The one-man or one-woman play has become a mainstay of the Los Angeles stage, thanks to the many struggling actors who write these pieces for themselves to perform because no one else will hire them. Once in a rare while, one of these solo shows gets turned into a movie, complete with a big cast and multiple locations. The results aren't always successful, but the task of adapting these works for the big screen is still kind of heroic.

  1. A Bronx Tale. Chazz Palmintieri's semi-autobiographical story about a young boy torn between his father and a local mobster named Sonny was an off-Broadway hit in late 1989. Although he was a nobody, Palmintieri refused to sell the film rights unless he could play Sonny. Hollywood eventually agreed to his demands, and Robert De Niro costarred and directed the 1993 adaptation. A Bronx Tale is currently being reworked as a Broadway musical, also to be directed by De Niro.
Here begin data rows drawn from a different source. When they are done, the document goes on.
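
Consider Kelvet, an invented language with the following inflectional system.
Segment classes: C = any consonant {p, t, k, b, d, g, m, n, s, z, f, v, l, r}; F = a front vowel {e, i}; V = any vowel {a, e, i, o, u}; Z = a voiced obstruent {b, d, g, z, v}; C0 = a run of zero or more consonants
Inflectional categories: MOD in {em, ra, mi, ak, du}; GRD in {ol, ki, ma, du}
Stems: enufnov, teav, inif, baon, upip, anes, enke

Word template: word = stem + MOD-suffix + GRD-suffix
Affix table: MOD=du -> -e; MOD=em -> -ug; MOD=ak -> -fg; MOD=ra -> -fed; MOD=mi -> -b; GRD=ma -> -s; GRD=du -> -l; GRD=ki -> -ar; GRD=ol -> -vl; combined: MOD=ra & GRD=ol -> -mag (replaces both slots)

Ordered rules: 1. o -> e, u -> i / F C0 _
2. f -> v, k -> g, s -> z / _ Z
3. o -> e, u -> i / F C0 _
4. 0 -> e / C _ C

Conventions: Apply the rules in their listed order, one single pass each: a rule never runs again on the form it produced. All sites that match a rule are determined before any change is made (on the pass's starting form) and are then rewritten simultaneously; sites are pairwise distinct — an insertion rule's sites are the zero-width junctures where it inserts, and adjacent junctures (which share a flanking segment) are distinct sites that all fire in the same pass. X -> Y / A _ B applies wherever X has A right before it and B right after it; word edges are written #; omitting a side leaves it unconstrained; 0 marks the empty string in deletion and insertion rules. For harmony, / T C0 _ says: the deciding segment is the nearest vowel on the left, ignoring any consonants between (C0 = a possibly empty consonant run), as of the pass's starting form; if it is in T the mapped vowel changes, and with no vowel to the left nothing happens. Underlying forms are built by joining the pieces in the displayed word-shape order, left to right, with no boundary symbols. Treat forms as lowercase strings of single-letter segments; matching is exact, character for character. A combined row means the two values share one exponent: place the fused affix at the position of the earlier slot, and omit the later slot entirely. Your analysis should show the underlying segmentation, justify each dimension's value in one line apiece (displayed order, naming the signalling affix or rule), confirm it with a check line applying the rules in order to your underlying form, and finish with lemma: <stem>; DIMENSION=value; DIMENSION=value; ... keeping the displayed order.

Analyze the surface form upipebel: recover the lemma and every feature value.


underlying: upip-b-l
MOD=mi - signalled by the affix -b
GRD=du - signalled by the affix -l
check: upipbl -> upipbl -> upipbl -> upipbl -> upipebel
lemma: upip; MOD=mi; GRD=du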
  2. My Big Fat Greek Wedding. Nia Vardalos launched her one-woman play in Los Angeles in the summer of 1997, where it drummed up serious buzz. Celebrities began attending the show, including fellow Greek American Rita Wilson, who with her husband Tom Hanks snapped up the movie rights. The 2002 screen adaptation is a remarkable study in box office slow-burn: it made just $600,000 in its first weekend, yet ultimately raked in $241 million domestic after playing in theaters for a full year.
  3. Sleepwalk with Me. Comedian Mike Birbiglia's somnambulism inspired his off-Broadway show in 2008. Like Palmintieri and Vardalos, Birbiglia adapted his own script for the screen. Unlike Palmintieri and Vardalos, he also directed the 2012 film. A breakout at that year's Sundance, Sleepwalk with Me became a modest art house success.
  4. Shirley Valentine. British actress Pauline Collins starred in both the 1986 play and the 1989 film, about a bored Liverpool housewife who finds love while on holiday in Greece. But unlike the earlier entries on this list, she didn't write either the one-woman play or the multi-character film. That credit goes to one Willy Russell, who also wrote Educating Rita.
  5. Today's Special. Aasif Mandvi, best known as a Daily Show correspondent, co-wrote and starred in this 2009 indie about a chef at an Indian restaurant. It's loosely based on his solo show Sakina's Restaurant.
  6. Secret Honor. Here's a case in which a one-man play was turned into a one-man movie. Yet Secret Honor, imagining Richard Nixon tape-recording his bitter memories in the late '70s, is noteworthy for its high-profile director (Robert Altman) and its esteemed star (Philip Baker Hall). When the film came out in 1984, the 53-year-old Hall was still an unknown.
  7. Monsieur Lazhar. This 2011 French Canadian classroom drama nabbed an Oscar nomination for Best Foreign Language Film. It was based on a one-character play called Bashir Lazhar, written in 2002 by 27-year-old Évelyne de la Chenelière. She had only a small role in the movie.
  8. Swimming to Cambodia. Filmed monologues probably shouldn't be on this list, since they're really documentaries, not adaptations. But it would be wrong to ignore the subgenre entirely. From James Whitmore's Give 'em Hell, Harry! to Julia Sweeney's God Said Ha! to Al Gore's An Inconvenient Truth, many one-person shows have been recorded for posterity. But Jonathan Demme's 1987 film of Spalding Grey's monologue stands out for its unique cinematic approach.
  9. Sling Blade. Billy Bob Thornton invented Sling Blade's protagonist, retarded killer Karl Childers, as a character in a one-man play. He then exported Karl's monologue into a 1994 short film called Some Folks Call It a Sling Blade (costarring a nearly mute Molly Ringwald), and after that he was able to expand the Childers saga into an Oscar-winning, Ringwald-less feature.